Speaker
Description
Multicellular organization of deep convection is commonly observed, but ignored in contemporary global circulation model parameterizations. Is it important, and if so how? In an atmosphere destabilized by homogenous forcing, would a region of more organized convection out-compete regions with spotty convection for the resulting moist convective instability?
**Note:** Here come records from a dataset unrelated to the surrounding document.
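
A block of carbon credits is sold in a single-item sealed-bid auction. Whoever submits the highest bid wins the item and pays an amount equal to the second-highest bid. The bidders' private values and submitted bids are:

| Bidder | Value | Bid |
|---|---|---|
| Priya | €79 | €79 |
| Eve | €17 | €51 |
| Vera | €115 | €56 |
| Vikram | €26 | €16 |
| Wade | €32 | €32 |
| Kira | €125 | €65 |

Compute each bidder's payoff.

Ranking the bids: Priya €79; Kira €65; Vera €56; Eve €51; Wade €32; Vikram €16.
Priya has the top bid and wins; the price is the second-highest bid, €65.
Priya's payoff = €79 − €65 = €14. All other bidders lose, so their payoff is 0.

Payoffs: Priya €14, Eve €0, Vera €0, Vikram €0, Wade €0, Kira €0.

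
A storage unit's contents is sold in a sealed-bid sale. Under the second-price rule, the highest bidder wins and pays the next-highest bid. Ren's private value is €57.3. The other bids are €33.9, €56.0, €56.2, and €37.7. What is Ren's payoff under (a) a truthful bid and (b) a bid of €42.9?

Truthful: €1.1; alternative: €0.0.

The highest competing bid is €56.2.
Bidding truthfully at €57.3: Ren has the top bid, wins, and pays the second-highest bid €56.2. Payoff = €57.3 − €56.2 = €1.1.
Bidding €42.9: the top bid is €56.2 (a rival), so Ren loses. Payoff = €0.0.
Deviating from a truthful bid can only lose payoff in a second-price auction — never gain.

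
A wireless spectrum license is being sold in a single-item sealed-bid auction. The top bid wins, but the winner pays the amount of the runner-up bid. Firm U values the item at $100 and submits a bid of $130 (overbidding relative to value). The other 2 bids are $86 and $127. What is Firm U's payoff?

Payoff = -$27.

Highest competing bid: $127.
Firm U's bid $130 is the highest overall, so Firm U wins and pays the second-highest bid, $127.
Payoff = value − price = $100 − $127 = -$27.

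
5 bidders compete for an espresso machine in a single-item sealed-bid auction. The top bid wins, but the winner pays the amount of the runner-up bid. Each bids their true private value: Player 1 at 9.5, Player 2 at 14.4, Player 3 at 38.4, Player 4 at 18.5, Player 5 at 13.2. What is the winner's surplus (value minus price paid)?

Sorted high to low: Player 3 38.4 > Player 4 18.5 > Player 2 14.4 > Player 5 13.2 > Player 1 9.5.
Player 3 wins with the top bid and pays the second-highest, 18.5.
Surplus = 38.4 − 18.5 = 19.9.

19.9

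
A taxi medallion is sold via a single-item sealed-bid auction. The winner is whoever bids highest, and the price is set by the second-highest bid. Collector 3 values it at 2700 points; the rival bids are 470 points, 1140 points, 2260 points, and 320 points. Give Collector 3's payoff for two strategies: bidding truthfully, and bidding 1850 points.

The highest competing bid is 2260 points.
Bidding truthfully at 2700 points: Collector 3 has the top bid, wins, and pays the second-highest bid 2260 points. Payoff = 2700 points − 2260 points = 440 points.
Bidding 1850 points: the top bid is 2260 points (a rival), so Collector 3 loses. Payoff = 0 points.
This is the dominant-strategy logic: truthful bidding weakly beats any alternative.

(a) 440 points  (b) 0 points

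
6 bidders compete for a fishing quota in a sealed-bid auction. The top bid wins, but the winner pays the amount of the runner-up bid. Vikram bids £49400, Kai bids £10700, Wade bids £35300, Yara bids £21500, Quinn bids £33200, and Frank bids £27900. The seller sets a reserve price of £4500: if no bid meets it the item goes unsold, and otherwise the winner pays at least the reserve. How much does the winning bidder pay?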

A set of idealized simulations is built to address those questions using large-domain simulations with Cloud Model 1 (CM1), a 3D cloud-resolving model with explicit representations of both convective-scale and domain-scale circulations. A double-periodic domain as large as we can afford (currently 570 km x 570 km) is uniformly destabilized with a homogeneous cooling of -4K/day and a constant SST at 301K with fixed wind speed of 5 m/s in the bulk aerodynamic flux formula. After a spin-up time of 10 days, experimental runs are continued for another 10 days, after introducing and maintaining vertically sheared zonal wind profiles in an east-west strip covering only part of the y-domain. In the sheared area, and perhaps in the vertical vorticity-rich areas on its flanks, convection organizes. Robe and Emanuel (2000) showed that different shear profiles produce along-vertical-shear rolls or across-vertical-shear squalls. Background vertical vorticity can also be important, but the zonal mean zonal wind is fixed every time step so that convection-vorticity interactions are restricted to a zonal eddy component. If organized convection on average heats the atmosphere more (or less) than the unorganized convection in the unsheared area, zonal-mean meridional circulations develop, with rising branches in whichever regime is most efficient at converting the uniform destabilization into latent heat release. Moisture transport reinforces this development of east-west banding, cleanly isolating and then amplifying the most positive of the convection-organizing effects of a prescribed nondivergent shearflow.